From firstname.lastname@example.org Mon Jun 5 05:37:27 2000
Copyright 2000 InterPress Service, all rights reserved.
Still A Long Way To Go
Women as Leaders Series, IPS, 1 June 2000
BRIDGETOWN, May 31 (IPS) - Most of the region's people are quick to acknowledge that there has been some progress made by women in area of public life in the last five years, but admit that there is still a long way to go when it comes to gender equality.
We are encouraged by the fact that with each succeeding generation we see greater level of self-confidence among women because some of the infrastructural arrangements have changed and enabled them to take advantage of what is being provided.
Also there is increased access to education, says Dr. Joycelin Massiah, Regional Programme Director of the United Nations Fund for Women (UNIFEM).
Massiah, however, cautions that if real change in the situation of the region's women is to be sustained then it is important that men and women be united in their efforts.
"If we are to go forward together - men and women - in a society in which we talk about justice and fair play and equity, we will have to understand each other and not try to obstruct each other," she says.

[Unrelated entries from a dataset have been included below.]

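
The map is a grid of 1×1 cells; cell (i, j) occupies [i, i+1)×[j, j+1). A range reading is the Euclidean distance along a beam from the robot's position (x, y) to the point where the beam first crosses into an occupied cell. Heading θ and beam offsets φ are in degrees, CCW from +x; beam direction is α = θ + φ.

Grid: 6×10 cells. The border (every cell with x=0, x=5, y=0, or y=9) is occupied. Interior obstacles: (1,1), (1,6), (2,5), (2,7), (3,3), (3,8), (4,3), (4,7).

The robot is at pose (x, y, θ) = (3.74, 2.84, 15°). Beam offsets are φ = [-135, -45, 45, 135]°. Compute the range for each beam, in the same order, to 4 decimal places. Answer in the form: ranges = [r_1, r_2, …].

beam 1: φ=-135°, α=240°
  cosα=-0.5000 sinα=-0.8660 | (3,2) | tMaxX 1.4800 tMaxY 0.9699 | tΔX 2.0000 tΔY 1.1547
    t=0.9699 [y] (3,1)
    t=1.4800 [x] (2,1)
    t=2.1246 [y] (2,0) — stop
  → r_1 = 2.1246
beam 2: φ=-45°, α=330°
  cosα=0.8660 sinα=-0.5000 | (3,2) | tMaxX 0.3002 tMaxY 1.6800 | tΔX 1.1547 tΔY 2.0000
    t=0.3002 [x] (4,2)
    t=1.4549 [x] (5,2) — stop
  → r_2 = 1.4549
beam 3: φ=45°, α=60°
  cosα=0.5000 sinα=0.8660 | (3,2) | tMaxX 0.5200 tMaxY 0.1848 | tΔX 2.0000 tΔY 1.1547
    t=0.1848 [y] (3,3) — stop
  → r_3 = 0.1848
beam 4: φ=135°, α=150°
  cosα=-0.8660 sinα=0.5000 | (3,2) | tMaxX 0.8545 tMaxY 0.3200 | tΔX 1.1547 tΔY 2.0000
    t=0.3200 [y] (3,3) — stop
  → r_4 = 0.3200

ranges = [2.1246, 1.4549, 0.1848, 0.3200]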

In the Dominican Republic women now make up 33 percent of the Supreme Court - a situation which many are describing as huge progress.
But although employment rates for women have been generally rising, and in at least four countries - The Bahamas, Barbados, Jamaica and St. Lucia - are approaching the rates for men, in general, female labour force participation rates across the region continue to be lower than those for men.
"They also tend to be restricted to certain occupations and to be paid less even when they have the same qualification and length of service," says one observer.
And in Trinidad and Tobago while, according to Gender Affairs Minister, Daphne Phllips gains have been made for women in the public service and in politics, there is still a significant lack of representation in financial and commercial enterprises.
Also, some still argue that womens contributions to the economy, sizable as they often are, still go underreported, unaccounted and ultimately unrecognised.
UNIFEM too has recognised the peculiarity of the regional situation and therefore plans to change its approach in dealing with gender issues.
"This means we are trying to develop more wholistic programmes than individual projects," says Massiah.
This wholistic approach involves what is being dubbed by the United Nations organisation the "ABC strategy".
"The 'A' is for advocacy, because within our programmes and as an agency, we need to be out there advocating on behalf of women and women's issues," says Massiah.
The 'B' is for brokering. We have an advantage in UNIFEM in that we have grown out of the international womens movement so we have strong links with NGOs, (Non-Governmental Organisations) as well as with governments - so our ability to bring those two groups together allows us to tap into other groups and therefore find a way of getting everyone to work together on the same issues," she adds.
Massiah notes that the C is for capacity building since UNIFEM must offer technical assistance and provide necessary resources, for projects which are aimed at the development of women in the region.
The idea, says Massiah, is to bring together as many countries as possible in the region to work together rather than individual countries proceeding with their own plans and programmes.
She notes for example that UNIFEM was able to organise a womens human rights campaign between 1998 and 1999 which had a fair level of success throughout the region.
"It was intended to draw public attention to the issue of violence against women and persuade policy makers to adjust policies and implement new ones in order to address that problem and to encourage women to speak out about the issue and assist others facing the same issue.
"We were able to bring together people in all the different countries. We worked through the Ministry of Education throughout the region and crisis centres," she says.
And this area - violence against women - is one in which Massiah is only too aware that her organisation still has a lot of work to do.
Although in the last five years - since the Beijing conference on women - many of the countries government have implemented laws which seek to address more adequately violence against women, this problem continues to be a big headache for women's groups.
In the northern Caribbean island of Jamaica, for instance, reports indicate that in 1989 just under 2,300 women were victims of rape, domestic violence and incest. By 1999 the figure had jumped to more than 6,600.
While for other Caribbean islands, the figures are not readily available, anecdotal accounts indicate that violence against women is on the rise.
"With regard to violence against women, it is not possible to get an accurate picture of the incidence in all its manifestations in the Caribbean region, nor variations over time because of under- reporting and an inadequate collection and compilation of statistics.
"Still it appears from newspaper reports and from anecdotal evidence that violence against women, for all the attention the issue has been given in the decade of the 1990s, shows no signs of decreasing and may in fact be on the rise," says one report from a Ministerial Conference on Women held in Trinidad and Tobago last year.
Armed with this kind of information, UNIFEM does not plan to let up in its efforts to bring about meaningful change to the condition of women in the region.
UNIFEM was created in 1976, a year after the World Conference on Women in Mexico City, considered the first loud wakeup call to the international community on gender discrimination.